The article is on tzniut, what exactly is the definition, what is allowed, what is not allowed, both in clothing, and in voice. It is a very good study, from the sources onwards, of how we get to where we are. On the way, he SEVERELY critcizes, Rabbi Eliyahu Pinchas Falk, who wrote a book entitled Oz v'hadar Levusha(a quotation from A Woman of Valor- meaning stregnth and beauty are her rainments). R. Henkin shows how R. Falk deliberately distorts sources, including what appears to be deliberate misreading of R. Moshe Feinstein, among others. R. Falk claims in his book that the standards for tzniut or tremendously strict, and he claims that they are all HALACHA. R. Henkin shows what the bottom line Halacha is(in his view) and how other things are obviously minhag, and not a minhag that should be binding on all.
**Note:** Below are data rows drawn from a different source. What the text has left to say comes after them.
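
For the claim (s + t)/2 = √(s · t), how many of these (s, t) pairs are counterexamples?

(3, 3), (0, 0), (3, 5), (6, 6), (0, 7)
2

Testing each pair:
(3, 3): LHS = 3, RHS = 3 → satisfies claim
(0, 0): LHS = 0, RHS = 0 → satisfies claim
(3, 5): LHS = 4, RHS = √(15) ≈ 3.873 → counterexample
(6, 6): LHS = 6, RHS = 6 → satisfies claim
(0, 7): LHS = 7/2, RHS = 0 → counterexample

That makes 2 counterexamples.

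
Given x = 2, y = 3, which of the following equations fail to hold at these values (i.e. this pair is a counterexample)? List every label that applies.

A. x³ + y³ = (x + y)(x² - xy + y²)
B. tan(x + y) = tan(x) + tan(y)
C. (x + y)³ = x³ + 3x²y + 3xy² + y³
B

Evaluating each claim at the given values:
A. LHS = 35, RHS = 35 → holds here (LHS = RHS)
B. LHS = tan(5) ≈ -3.381, RHS = tan(2) + tan(3) ≈ -2.328 → fails here (LHS ≠ RHS)
C. LHS = 125, RHS = 125 → holds here (LHS = RHS)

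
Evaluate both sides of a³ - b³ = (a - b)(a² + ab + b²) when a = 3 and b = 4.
LHS = 3³ - 4³ = -37
RHS = (3 - 4)(3² + 3·4 + 4²) = -37

LHS = RHS: the two sides agree.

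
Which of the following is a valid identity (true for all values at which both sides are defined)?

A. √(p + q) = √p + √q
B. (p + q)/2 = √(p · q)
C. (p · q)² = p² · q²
A: fails at (2, 3) — LHS = √(5) ≈ 2.236, RHS = √(2) + √(3) ≈ 3.146.
B: fails at (5, 8) — LHS = 13/2, RHS = 2·√(10) ≈ 6.325.
C: holds — e.g. at (2, 3), both sides equal 36.

Answer: C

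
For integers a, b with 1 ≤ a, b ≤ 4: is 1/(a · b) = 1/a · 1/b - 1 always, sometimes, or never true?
The claim fails for every pair in the range. For instance at (a, b) = (4, 4): LHS = 1/16, RHS = -15/16.

Answer: Never true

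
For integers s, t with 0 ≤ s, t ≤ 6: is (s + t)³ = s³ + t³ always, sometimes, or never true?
It holds at (s, t) = (0, 6) (both sides equal 216), but fails at (s, t) = (1, 5) (LHS = 216, RHS = 126).

Answer: Sometimes true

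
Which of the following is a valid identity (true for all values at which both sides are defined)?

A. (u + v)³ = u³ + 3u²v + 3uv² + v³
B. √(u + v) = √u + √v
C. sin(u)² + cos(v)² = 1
A

A: holds — e.g. at (3, 4), both sides equal 343.
B: fails at (4, 5) — LHS = 3, RHS = 2 + √(5) ≈ 4.236.
C: fails at (6, 7) — LHS = sin(6)² + cos(7)² ≈ 0.6464, RHS = 1.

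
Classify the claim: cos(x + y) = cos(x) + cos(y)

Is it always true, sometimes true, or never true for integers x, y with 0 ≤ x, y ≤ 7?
Never true

The claim fails for every pair in the range. For instance at (x, y) = (6, 0): LHS = cos(6) ≈ 0.9602, RHS = cos(6) + 1 ≈ 1.96.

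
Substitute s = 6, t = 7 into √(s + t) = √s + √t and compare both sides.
LHS = √(6 + 7) = √(13) ≈ 3.606
RHS = √6 + √7 = √(6) + √(7) ≈ 5.095

LHS ≠ RHS (they differ by about 1.49), so the equation does not hold here.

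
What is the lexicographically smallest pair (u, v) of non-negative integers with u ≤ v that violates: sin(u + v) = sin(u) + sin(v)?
(u, v) = (1, 1)

At (0, 0): both sides equal 0, so it holds there.
At (0, 2): both sides equal sin(2) ≈ 0.9093, so it holds there.

Substituting (1, 1) into the claim:
LHS = sin(1 + 1) = sin(2) ≈ 0.9093
RHS = sin(1) + sin(1) = 2·sin(1) ≈ 1.683

Since LHS ≠ RHS, this pair disproves the claim, and no lexicographically smaller pair (u ≤ v, non-negative integers) does.

For instance (5, 7) is also a counterexample (LHS = sin(12) ≈ -0.5366, RHS = sin(5) + sin(7) ≈ -0.3019), but it's lexicographically larger.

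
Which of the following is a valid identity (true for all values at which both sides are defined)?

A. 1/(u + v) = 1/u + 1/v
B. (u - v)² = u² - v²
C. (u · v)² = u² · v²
A: fails at (4, 4) — LHS = 1/8, RHS = 1/2.
B: fails at (4, 5) — LHS = 1, RHS = -9.
C: holds — e.g. at (1, 3), both sides equal 9.

Answer: C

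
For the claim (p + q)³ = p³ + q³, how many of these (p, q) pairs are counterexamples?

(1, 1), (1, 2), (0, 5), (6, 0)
Testing each pair:
(1, 1): LHS = 8, RHS = 2 → counterexample
(1, 2): LHS = 27, RHS = 9 → counterexample
(0, 5): LHS = 125, RHS = 125 → satisfies claim
(6, 0): LHS = 216, RHS = 216 → satisfies claim

That makes 2 counterexamples.

Answer: 2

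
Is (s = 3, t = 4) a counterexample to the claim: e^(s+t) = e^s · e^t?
No

Substituting s = 3, t = 4:
LHS = e^(3+4) = e^7 ≈ 1097
RHS = e^3 · e^4 = e^7 ≈ 1097

The sides agree, so this pair does not disprove the claim.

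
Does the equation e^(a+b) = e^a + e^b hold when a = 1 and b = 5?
Substituting a = 1, b = 5:

LHS = e^(1+5) = e^6 ≈ 403.4
RHS = e^1 + e^5 = e + e^5 ≈ 151.1

LHS ≠ RHS, so the equation does not hold at this point.

Answer: Fails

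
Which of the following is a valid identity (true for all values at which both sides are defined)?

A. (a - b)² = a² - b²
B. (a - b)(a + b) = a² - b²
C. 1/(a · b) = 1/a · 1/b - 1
B

A: fails at (3, 4) — LHS = 1, RHS = -7.
B: holds — e.g. at (5, 8), both sides equal -39.
C: fails at (3, 3) — LHS = 1/9, RHS = -8/9.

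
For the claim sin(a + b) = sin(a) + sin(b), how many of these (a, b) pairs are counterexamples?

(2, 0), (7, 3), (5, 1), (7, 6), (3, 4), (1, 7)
5

Testing each pair:
(2, 0): LHS = sin(2) ≈ 0.9093, RHS = sin(2) ≈ 0.9093 → satisfies claim
(7, 3): LHS = sin(10) ≈ -0.544, RHS = sin(3) + sin(7) ≈ 0.7981 → counterexample
(5, 1): LHS = sin(6) ≈ -0.2794, RHS = sin(5) + sin(1) ≈ -0.1175 → counterexample
(7, 6): LHS = sin(13) ≈ 0.4202, RHS = sin(6) + sin(7) ≈ 0.3776 → counterexample
(3, 4): LHS = sin(7) ≈ 0.657, RHS = sin(4) + sin(3) ≈ -0.6157 → counterexample
(1, 7): LHS = sin(8) ≈ 0.9894, RHS = sin(7) + sin(1) ≈ 1.498 → counterexample

That makes 5 counterexamples.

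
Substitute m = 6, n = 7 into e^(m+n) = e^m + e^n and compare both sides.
LHS = e^(6+7) = e^13 ≈ 442413.4
RHS = e^6 + e^7 ≈ 1500

LHS ≠ RHS (they differ by about 440913.3), so the equation does not hold here.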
Why is this important? Our religion places a lot of emphasis on tradition, to the point that some traditions are codified and accepted as law- at which point they are unchangable(or said to be unchangable). Declaring something that should be optional or a matter of minhag to be LAW, influences those who are susceptable to accept such declarations, and they behave accordingly. After a while, what should have been optional, becomes the practice, and that practice becomes codified. And, why is it codified? because someone who thought the ends justified the means distorted the truth and led the masses down the path that he thought was right. And the sheep followed him, unthinkingly. After that, anyone who wants to go back and reexamine why the practice became a certain way is thought of as an apikoros, trying to bring sociological issues into the hallowed halls of pesak.

There, I feel better now. Kudos to R. Henkin for showing R. Falk and his book to be the emperor with the unusual clothing. I doubt if it will have any practical effect on the more Haredi communities, but at least the Halacha is there for all to see. As I posted before, if you want to be machmir, gay gezunt, but make it clear what is Halacha, minhag, hashkafa, and what is made up.